On doubly graceful permutations A permutation $\sigma\in\mathfrak S_n$ is _graceful_ if $$\\{|\sigma(i+1)-\sigma(i)| \text{ with } 1\leq i\leq n\\}=\\{1,2,\ldots,n-1\\}$$ (terminology coming from a more general definition in graph theory). From the definition, it follows that if $\sigma$ is graceful and we set $\tau(i)=|\sigma(i+1)-\sigma(i)|$ for $i=1,\ldots,n-1$, then $\tau$ is a permutation (in $\mathfrak S_{n-1}$). This made me wonder about those $\sigma$'s such that $\tau$ is again graceful – I would call them doubly graceful. For instance, this is clearly the case for $\sigma=[1,3,2]$. I ran tests showing there are no doubly graceful permutations for $n=4$ to 9. I could not find anything in the literature and I'm no expert of permutations nor graphs, so... **Question 1:** Are there any doubly graceful permutations for $n>3$? (I hope this is not too trivial) **Question 2:** Has anybody considered this before?

Consider how a graceful permutation in $S_n$ looks. The difference $n-1$ can only be realized by $1,n$ (or its reflection). The difference $n-2$ is then realized either by $n-1,1,n$ or by $1,n,2$. In order to realize $n-3$, we need to extend this to either $2,n-1,1,n$ or $n-1,1,n,3$ or $1,n,2,n-1$ or $n-2,1,n,2$.
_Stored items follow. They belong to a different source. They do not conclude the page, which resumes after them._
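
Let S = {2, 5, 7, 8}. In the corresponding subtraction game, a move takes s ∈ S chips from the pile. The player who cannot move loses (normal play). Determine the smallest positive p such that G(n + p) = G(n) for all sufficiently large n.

23

G(0) = 0
G(1) = mex{} = 0
G(2) = mex{0} = 1
G(3) = mex{0} = 1
G(4) = mex{1} = 0
G(5) = mex{1,0} = 2
G(6) = mex{0,0} = 1
G(7) = mex{2,1,0} = 3
G(8) = mex{1,1,0,0} = 2
G(9) = mex{3,0,1,0} = 2
G(10) = mex{2,2,1,1} = 0
G(11) = mex{2,1,0,1} = 3
G(12) = mex{0,3,2,0} = 1
G(13) = mex{3,2,1,2} = 0
G(14) = mex{1,2,3,1} = 0
G(15) = mex{0,0,2,3} = 1
G(16) = mex{0,3,2,2} = 1
G(17) = mex{1,1,0,2} = 3
G(18) = mex{1,0,3,0} = 2
G(19) = mex{3,0,1,3} = 2
G(20) = mex{2,1,0,1} = 3
G(21) = mex{2,1,0,0} = 3
G(22) = mex{3,3,1,0} = 2
G(23) = mex{3,2,1,1} = 0
G(24) = mex{2,2,3,1} = 0
G(25) = mex{0,3,2,3} = 1
G(26) = mex{0,3,2,2} = 1
G(27) = mex{1,2,3,2} = 0
G(28) = mex{1,0,3,3} = 2
G(29) = mex{0,0,2,3} = 1
G(30) = mex{2,1,0,2} = 3
G(31) = mex{1,1,0,0} = 2
G(32) = mex{3,0,1,0} = 2
G(33) = mex{2,2,1,1} = 0
G(34) = mex{2,1,0,1} = 3
G(35) = mex{0,3,2,0} = 1
G(36) = mex{3,2,1,2} = 0
G(37) = mex{1,2,3,1} = 0
G(38) = mex{0,0,2,3} = 1
G(39) = mex{0,3,2,2} = 1
G(40) = mex{1,1,0,2} = 3
G(41) = mex{1,0,3,0} = 2
G(42) = mex{3,0,1,3} = 2
G(43) = mex{2,1,0,1} = 3
G(44) = mex{2,1,0,0} = 3
G(45) = mex{3,3,1,0} = 2
G(46) = mex{3,2,1,1} = 0
G(47) = mex{2,2,3,1} = 0
G(n+23) = G(n) holds for n = 0,…,7 (a full window of length max(S) = 8), so the sequence is purely periodic with period 23.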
Consider now the difference sequence: it is either $n-3,n-2,n-1$ or $n-2,n-1,n-3$ or $n-1,n-2,n-3$ or $n-3,n-1,n-2$. The first and third options have double difference sequence $1,1$, so the corresponding permutation cannot be double graceful. The second and fourth option have $n-1$ next to $n-2$ and $n-3$, so for that permutation to be graceful, either $n-2=1$ or $n-3=1$, i.e. either $n=3$ or $n=4$. The case $n=4$ can be ruled out by brute force.